|Williams Campbell, Anisha|
Submitted to: Journal of Food Protection
Publication Type: Peer Reviewed Journal
Publication Acceptance Date: September 10, 2001
Publication Date: March 7, 2002
Citation: WILLIAMS CAMPBELL, A.M., SOLOMON, M.B. REDUCTION OF NATURAL SPOILAGE MICROORGANISMS FOUND IN FRESH BEEF USING HYDRODYNAMIC PRESSURE PROCESSING. JOURNAL OF FOOD PROTECTION. 2002. v. 65. p. 571-574. Interpretive Summary: The food industry is searching for new non-thermal technologies to reduce microbial contamination in meat products. An advantage of using a non- thermal treatment to reduce microbial contamination is that it can be used on foods after packaging and this would eliminate any possible recontamination of the product. Hydrodynamic pressure processing (HDP) is a anewly emerging non-thermal technology developed at the Food Technology and Safety Laboratory to tenderize meat. Studies have shown that HDP treatment disrupts the microstructure of meat to cause tenderization. The purpose of this study was to determine the effect of HDP on natural spoilage microorganisms found in fresh ground beef and on beef stew pieces. Results showed that HDP was capable of reducing (1.5-3 log10 CFU/g) surface (stew pieces) and beneath the surface (ground beef) bacteria that cause spoilage in fresh meats. HDP was also effective in extending the shelf life of ground beef compared to untreated meat (4.5 log10 CFU/g vs. 9 log10 CFU/g) after 14 days of aerobic refrigerator storage. This research suggests that HDP could be used as an alternative preservation technique to extend the shelf life of meat products.
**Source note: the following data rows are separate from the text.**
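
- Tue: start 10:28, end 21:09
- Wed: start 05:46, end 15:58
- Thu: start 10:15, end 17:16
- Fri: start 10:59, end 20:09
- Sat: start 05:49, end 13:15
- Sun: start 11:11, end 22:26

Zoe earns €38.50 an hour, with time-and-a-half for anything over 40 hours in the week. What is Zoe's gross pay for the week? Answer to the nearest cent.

Tue: 10:28–21:09 = 10 h 41 min
Wed: 05:46–15:58 = 10 h 12 min
Thu: 10:15–17:16 = 7 h 1 min
Fri: 10:59–20:09 = 9 h 10 min
Sat: 05:49–13:15 = 7 h 26 min
Sun: 11:11–22:26 = 11 h 15 min
Total worked: 55 h 45 min = 3345 min.
Regular 40 h 0 min = 2400 min at €38.50/h; overtime 15 h 45 min = 945 min at €57.75/h.
Pay = (2400 × €38.50 + 945 × €57.75) ÷ 60 = €2449.56.

€2449.56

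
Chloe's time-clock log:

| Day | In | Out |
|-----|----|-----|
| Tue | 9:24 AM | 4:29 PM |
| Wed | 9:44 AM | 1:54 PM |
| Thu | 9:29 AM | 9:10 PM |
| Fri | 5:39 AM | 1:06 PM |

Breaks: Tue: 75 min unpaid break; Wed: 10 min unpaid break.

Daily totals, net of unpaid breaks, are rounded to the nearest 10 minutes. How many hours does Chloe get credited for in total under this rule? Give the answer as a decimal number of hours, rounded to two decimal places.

29.00 hours

Tue: 9:24 AM–4:29 PM = 7 h 5 min − 75 min = 5 h 50 min → rounds to 5 h 50 min
Wed: 9:44 AM–1:54 PM = 4 h 10 min − 10 min = 4 h 0 min → rounds to 4 h 0 min
Thu: 9:29 AM–9:10 PM = 11 h 41 min → rounds to 11 h 40 min
Fri: 5:39 AM–1:06 PM = 7 h 27 min → rounds to 7 h 30 min
Total credited: 29 h 0 min.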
Technical Abstract: Hydrodynamic pressure processing(HDP) was investigated as an alternative technology to reduce spoilage microorganisms found in fresh beef. In two separate studies (Study I and II), retail store ground beef (GB) and beef roasts were purchased (Day 0). The roasts were divided into stew pieces. Meat samples (GB and stew pieces) including controls were stored (5 deg C) for 20 h. After storage, designated samples were treated with HDP. In Stud III, GB was treated with HDP (Day 0) and stored aerobically (5 deg C) for 14 days with controls. Each meat type was vacuum packaged for HDP (100 g binary explosive, steel shock wave container). pH and APC (log10 CFU/g) were measured (Day 0) for controls and HDP-treated samples (Study I and II) or on day 0, 7, or 14 (Study III). There was no pH difference between controls and HDP-treated meat types (Study I and II) HDP reduced bacteria in both meat types in Study I (2 log) and Study II (1.5 log) on Day 0. In Study III, there was a significant difference in pH between controls (8.2) and HDP-treated meat (5.6) after 14 days of storage. There was an immediate reduction (1.5 log) of microorganisms following HDP (Day 0) and a 4.5 log difference between controls (9 log) and HDP-treated samples (4.5) after 14 days of storage. These results show that it is possible to reduce spoilage microorganisms found in/on different meat types (GB vs. stew pieces) using HDP which could extend the shelf life of meat products.